I 'm 5'5 and the 48cm orbeas fit me very well. They do small bikes like few other manufacturers do. They have a very shallow seat tube anlge at 73.7 degrees and I love the way it fits. I am selling my Orca very soon. PM me if you are interested..


----------



## serpico7

planar said:


> After much research, I've come to the conclusion (correct me if I'm wrong) that I belong to that unfortunate category of "short torso, long legs" cyclists. I also need a new bike. My body measurements are:
> 
> Inseam: 83 cm
> Height: 176 cm
> Arm: 61.9 cm


I must be a freak then.
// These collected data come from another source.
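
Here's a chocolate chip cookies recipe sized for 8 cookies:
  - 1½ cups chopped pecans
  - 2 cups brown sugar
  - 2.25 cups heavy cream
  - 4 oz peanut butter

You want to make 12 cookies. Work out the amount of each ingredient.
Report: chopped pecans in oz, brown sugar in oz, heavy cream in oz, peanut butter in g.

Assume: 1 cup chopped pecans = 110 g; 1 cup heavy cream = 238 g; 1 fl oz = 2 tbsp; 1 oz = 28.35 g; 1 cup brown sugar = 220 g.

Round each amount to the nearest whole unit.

chopped pecans: 9 oz; brown sugar: 23 oz; heavy cream: 28 oz; peanut butter: 170 g

Scaling factor: 12/8 = 3/2 = 1.5.
chopped pecans: 1.5 cup × 3/2 × 110 g/cup ÷ 28.35 g/oz ≈ 9 oz
brown sugar: 2 cup × 3/2 × 220 g/cup ÷ 28.35 g/oz ≈ 23 oz
heavy cream: 2.25 cup × 3/2 × 238 g/cup ÷ 28.35 g/oz ≈ 28 oz
peanut butter: 4 oz × 3/2 × 28.35 g/oz ≈ 170 g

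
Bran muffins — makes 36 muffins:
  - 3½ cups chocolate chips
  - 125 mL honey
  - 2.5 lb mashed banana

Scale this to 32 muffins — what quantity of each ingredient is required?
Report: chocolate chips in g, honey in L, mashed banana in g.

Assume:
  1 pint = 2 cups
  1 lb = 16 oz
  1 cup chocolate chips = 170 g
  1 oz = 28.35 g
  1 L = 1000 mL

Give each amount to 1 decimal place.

Scaling factor: 32/36 = 8/9.
chocolate chips: 3.5 cup × 8/9 × 170 g/cup ≈ 528.9 g
honey: 125 mL × 8/9 ÷ 1000 mL/L ≈ 0.1 L
mashed banana: 2.5 lb × 8/9 × 16 oz/lb × 28.35 g/oz = 1008.0 g

chocolate chips: 528.9 g; honey: 0.1 L; mashed banana: 1008.0 g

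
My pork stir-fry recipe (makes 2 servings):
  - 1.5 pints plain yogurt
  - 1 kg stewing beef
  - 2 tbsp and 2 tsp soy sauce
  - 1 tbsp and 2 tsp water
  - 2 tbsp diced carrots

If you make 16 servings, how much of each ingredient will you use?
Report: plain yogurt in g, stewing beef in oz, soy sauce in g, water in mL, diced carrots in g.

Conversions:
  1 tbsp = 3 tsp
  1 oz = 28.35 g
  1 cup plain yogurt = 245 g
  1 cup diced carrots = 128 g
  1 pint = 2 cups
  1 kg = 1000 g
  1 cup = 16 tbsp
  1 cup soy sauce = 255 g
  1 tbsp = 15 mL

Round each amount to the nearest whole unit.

plain yogurt: 5880 g; stewing beef: 282 oz; soy sauce: 340 g; water: 200 mL; diced carrots: 128 g

Scaling factor: 16/2 = 8.
plain yogurt: 1.5 pint × 8 × 2 cup/pint × 245 g/cup = 5880 g
stewing beef: 1 kg × 8 × 1000 g/kg ÷ 28.35 g/oz ≈ 282 oz
soy sauce: (2 tbsp + 2 tsp = 8/3 tbsp) × 8 ÷ 16 tbsp/cup × 255 g/cup = 340 g
water: (1 tbsp + 2 tsp = 5/3 tbsp) × 8 × 15 mL/tbsp = 200 mL
diced carrots: 2 tbsp × 8 ÷ 16 tbsp/cup × 128 g/cup = 128 g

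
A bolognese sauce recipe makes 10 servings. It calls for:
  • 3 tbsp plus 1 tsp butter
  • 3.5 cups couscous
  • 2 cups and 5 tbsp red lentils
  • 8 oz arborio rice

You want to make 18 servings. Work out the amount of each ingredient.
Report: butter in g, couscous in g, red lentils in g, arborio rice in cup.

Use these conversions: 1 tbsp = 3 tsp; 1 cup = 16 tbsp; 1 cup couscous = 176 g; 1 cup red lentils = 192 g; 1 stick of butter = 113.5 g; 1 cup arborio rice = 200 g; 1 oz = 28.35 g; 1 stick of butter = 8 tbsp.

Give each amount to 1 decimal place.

butter: 85.1 g; couscous: 1108.8 g; red lentils: 799.2 g; arborio rice: 2.0 cup

Scaling factor: 18/10 = 9/5 = 1.8.
butter: (3 tbsp + 1 tsp = 10/3 tbsp) × 9/5 ÷ 8 tbsp/stick × 113.5 g/stick ≈ 85.1 g
couscous: 3.5 cup × 9/5 × 176 g/cup = 1108.8 g
red lentils: (2 cup + 5 tbsp = 2.3125 cup) × 9/5 × 192 g/cup = 799.2 g
arborio rice: 8 oz × 9/5 × 28.35 g/oz ÷ 200 g/cup ≈ 2.0 cup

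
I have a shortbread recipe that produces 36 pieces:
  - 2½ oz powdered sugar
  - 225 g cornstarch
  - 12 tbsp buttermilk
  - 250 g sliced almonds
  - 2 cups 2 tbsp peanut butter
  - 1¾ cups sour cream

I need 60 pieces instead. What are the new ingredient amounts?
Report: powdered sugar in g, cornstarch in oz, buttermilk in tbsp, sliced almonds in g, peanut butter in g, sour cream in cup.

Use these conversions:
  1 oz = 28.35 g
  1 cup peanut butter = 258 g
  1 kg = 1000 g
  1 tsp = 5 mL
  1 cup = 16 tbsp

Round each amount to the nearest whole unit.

Scaling factor: 60/36 = 5/3.
powdered sugar: 2.5 oz × 5/3 × 28.35 g/oz ≈ 118 g
cornstarch: 225 g × 5/3 ÷ 28.35 g/oz ≈ 13 oz
buttermilk: 12 tbsp × 5/3 = 20 tbsp
sliced almonds: 250 g × 5/3 ≈ 417 g
peanut butter: (2 cup + 2 tbsp = 2.125 cup) × 5/3 × 258 g/cup ≈ 914 g
sour cream: 1.75 cup × 5/3 ≈ 3 cup

powdered sugar: 118 g; cornstarch: 13 oz; buttermilk: 20 tbsp; sliced almonds: 417 g; peanut butter: 914 g; sour cream: 3 cup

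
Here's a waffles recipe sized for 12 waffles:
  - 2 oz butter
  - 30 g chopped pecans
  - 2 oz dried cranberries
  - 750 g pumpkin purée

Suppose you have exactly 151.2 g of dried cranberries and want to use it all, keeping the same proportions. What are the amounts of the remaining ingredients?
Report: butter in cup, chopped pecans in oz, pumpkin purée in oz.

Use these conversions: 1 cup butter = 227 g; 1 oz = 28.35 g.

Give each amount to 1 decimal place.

butter: 0.7 cup; chopped pecans: 2.8 oz; pumpkin purée: 70.5 oz

The original recipe has 56.7 g of dried cranberries, so the scaling factor is 151.2 ÷ 56.7 = 8/3.
butter: 2 oz × 8/3 × 28.35 g/oz ÷ 227 g/cup ≈ 0.7 cup
chopped pecans: 30 g × 8/3 ÷ 28.35 g/oz ≈ 2.8 oz
pumpkin purée: 750 g × 8/3 ÷ 28.35 g/oz ≈ 70.5 oz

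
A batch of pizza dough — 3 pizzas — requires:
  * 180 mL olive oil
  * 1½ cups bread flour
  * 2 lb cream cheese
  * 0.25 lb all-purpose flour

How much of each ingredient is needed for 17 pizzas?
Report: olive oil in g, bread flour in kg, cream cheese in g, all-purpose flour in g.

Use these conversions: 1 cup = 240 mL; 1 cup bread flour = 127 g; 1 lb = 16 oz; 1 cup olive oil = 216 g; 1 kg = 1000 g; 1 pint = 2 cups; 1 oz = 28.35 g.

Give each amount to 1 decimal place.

Scaling factor: 17/3.
olive oil: 180 mL × 17/3 ÷ 240 mL/cup × 216 g/cup = 918.0 g
bread flour: 1.5 cup × 17/3 × 127 g/cup ÷ 1000 g/kg ≈ 1.1 kg
cream cheese: 2 lb × 17/3 × 16 oz/lb × 28.35 g/oz = 5140.8 g
all-purpose flour: 0.25 lb × 17/3 × 16 oz/lb × 28.35 g/oz = 642.6 g

olive oil: 918.0 g; bread flour: 1.1 kg; cream cheese: 5140.8 g; all-purpose flour: 642.6 g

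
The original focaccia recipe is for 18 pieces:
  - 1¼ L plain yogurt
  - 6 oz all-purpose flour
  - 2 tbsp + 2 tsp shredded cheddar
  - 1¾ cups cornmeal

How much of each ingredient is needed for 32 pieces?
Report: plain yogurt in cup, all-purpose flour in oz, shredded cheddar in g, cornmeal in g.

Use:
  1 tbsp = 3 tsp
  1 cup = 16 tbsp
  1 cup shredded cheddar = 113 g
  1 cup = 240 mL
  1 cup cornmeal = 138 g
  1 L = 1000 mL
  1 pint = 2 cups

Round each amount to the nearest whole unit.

plain yogurt: 9 cup; all-purpose flour: 11 oz; shredded cheddar: 33 g; cornmeal: 429 g

Scaling factor: 32/18 = 16/9.
plain yogurt: 1.25 L × 16/9 × 1000 mL/L ÷ 240 mL/cup ≈ 9 cup
all-purpose flour: 6 oz × 16/9 ≈ 11 oz
shredded cheddar: (2 tbsp + 2 tsp = 8/3 tbsp) × 16/9 ÷ 16 tbsp/cup × 113 g/cup ≈ 33 g
cornmeal: 1.75 cup × 16/9 × 138 g/cup ≈ 429 g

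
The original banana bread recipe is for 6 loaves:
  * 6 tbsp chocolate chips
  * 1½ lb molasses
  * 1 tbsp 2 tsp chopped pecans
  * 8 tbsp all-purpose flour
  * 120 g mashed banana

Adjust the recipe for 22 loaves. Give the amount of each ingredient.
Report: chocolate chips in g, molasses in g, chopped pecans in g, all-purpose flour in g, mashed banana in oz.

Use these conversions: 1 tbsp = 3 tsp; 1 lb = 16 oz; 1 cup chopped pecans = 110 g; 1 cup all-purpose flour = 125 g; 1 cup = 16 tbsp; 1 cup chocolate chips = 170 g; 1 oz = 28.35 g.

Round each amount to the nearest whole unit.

Scaling factor: 22/6 = 11/3.
chocolate chips: 6 tbsp × 11/3 ÷ 16 tbsp/cup × 170 g/cup ≈ 234 g
molasses: 1.5 lb × 11/3 × 16 oz/lb × 28.35 g/oz ≈ 2495 g
chopped pecans: (1 tbsp + 2 tsp = 5/3 tbsp) × 11/3 ÷ 16 tbsp/cup × 110 g/cup ≈ 42 g
all-purpose flour: 8 tbsp × 11/3 ÷ 16 tbsp/cup × 125 g/cup ≈ 229 g
mashed banana: 120 g × 11/3 ÷ 28.35 g/oz ≈ 16 oz

chocolate chips: 234 g; molasses: 2495 g; chopped pecans: 42 g; all-purpose flour: 229 g; mashed banana: 16 oz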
Height: 170cm; Inseam: 83.5cm
I ride a 51cm Orbea (2006 geometry). Still have to fine tune saddle position and stem length, but this feels like the right frame size. You're a little taller than me, so you might be able to manage well on a 53cm Orbea. But Orbea's sizing seems to run a little bigger than most manufacturers, so I would think that a 51cm with a longer stem would also work well.

Test ride the 51 and 53. Let us know how it works out.


----------